With cameras hoisted over our backs, Channtal Fleischfresser, Katie Combs and I climbed the ladder into the C-54 cargo plane. We were told to ignore the smell of burning rubber or the pings in the orange oil drum (anchored in at Katie’s knees.)
We watched 88-year-old retired Colonel Gail Halvorsen glide up the ladder to co-pilot the 30-minute flight. Colonel Halvorsen — the original “Candy Bomber” — dropped parachutes filled with chocolates, candy and sticks of gum to Berlin children during the 14-month airlift. Children on the ground would look to the sky and wait for a plane to wiggle its wings — the signal for falling treats.
The Colonel recounted a story of a little girl named Mercedes who lived next to the open field where he dropped the candy. She wrote him a letter telling him that the roar of his plane frightened her chickens, but she could forgive him if he dropped the candy closer to her home. They wrote back and forth and finally met in Berlin in 1972. Halvorsen’s family has visited Mercedes, her husband and two sons 35 times, most recently this July.
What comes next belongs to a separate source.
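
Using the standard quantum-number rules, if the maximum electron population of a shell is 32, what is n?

n = 4

2n² = 32 ⇒ n² = 16 ⇒ n = 4.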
The smell of burning rubber dissipated, but the air hung still and heavy in the un-air-conditioned cabin. The plane cruised at 150 miles per hour, bobbing up and down New York Harbor. We settled into the blue patent leather seats and tipped our heads back imagining the sacks of flour, bags of coal and Colonel Halvorsen in the cockpit wiggling his wings before landing…in New Jersey.